Сестра ушла, но взгляд вот этих стерегущих черных глаз, казавшихся еще огромнее и глубже от набежавшей на припухлые подглазья синевы, пристыл к зрачкам и отпечатался в мозгу, как остаются красочные пятна, если пристально взглянешь на высокое солнце.

И вот пришла снова — поить и кормить его с ложечки, — и под ее прикосновениями он снова начал различать горячее, холодное, цвет неба, время года, и понимать родную речь, и говорить. Через нее одну все самые простые вещи открылись ему заново, как если бы она была хозяйкой всех вещей, ибо во взгляде каждой женщины есть что-то от тебя самого и без него ты отделен от своего истока, кровь твоя заперта и назначена смерти.

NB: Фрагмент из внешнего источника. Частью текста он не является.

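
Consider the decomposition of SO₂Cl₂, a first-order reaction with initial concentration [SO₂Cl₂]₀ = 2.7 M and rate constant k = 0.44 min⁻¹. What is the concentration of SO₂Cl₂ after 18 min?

0.0009812 M

Step 1: For a first-order reaction: [SO₂Cl₂] = [SO₂Cl₂]₀ × e^(-kt)
Step 2: [SO₂Cl₂] = 2.7 × e^(-0.44 × 18)
Step 3: [SO₂Cl₂] = 2.7 × e^(-7.92)
Step 4: [SO₂Cl₂] = 2.7 × 0.000363402 = 0.0009812 M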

И чем больше он вглядывался в ее всепроникающие, то равнодушные, то горькие глаза, тем меньше понимал. В непроходящую, непроживаемую грусть уводили они, получая какую-то неизъяснимую власть над тобой и понимая о тебе намного больше, чем любой человек или даже ты сам, блестящие и чистые, как смоченный дождем или росою бессарабский виноград, наполненные синей чернотой ночного неба — тем таинственным цветом, какого и нет на земле, и когда поглядишь, то уж трудно не верить, что на небе есть Бог и архангелы.

Так ему захотелось увидеть лицо ее, закрытое повязкой по самые глаза, и оно было явлено — подведенное усталью, острое в скулах, давно уже живущее без солнца, но все же не утратившее юной свежести и чистоты. Неприступно-точеное, злое и вместе с тем по-детски беззащитное, с прямым, чуть привздернутым носом, резко очерченным упорным подбородком и словно только что прорезанными, незажившими губами, мужало твердыми и отрочески пухлыми, окаменело-горестными и растущими, как будто ждущими чего-то от тебя, даже и против воли хозяйки.

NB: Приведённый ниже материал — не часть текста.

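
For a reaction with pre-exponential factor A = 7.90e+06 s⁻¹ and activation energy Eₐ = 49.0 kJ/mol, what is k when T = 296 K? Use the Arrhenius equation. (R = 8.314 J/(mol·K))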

— Не надо, милый, не тянись — сама, — говорила она тем участливым и чуть ли не сюсюкающим голосом, каким говорят лишь с больными детьми и который все сестры берут в обращении с ранеными, и смешно подавалась губами за подносимой к его рту железной ложкой, как будто помогая движениями губ и всем лицом, как будто скармливая Леденеву вместе с кашей и частицу себя.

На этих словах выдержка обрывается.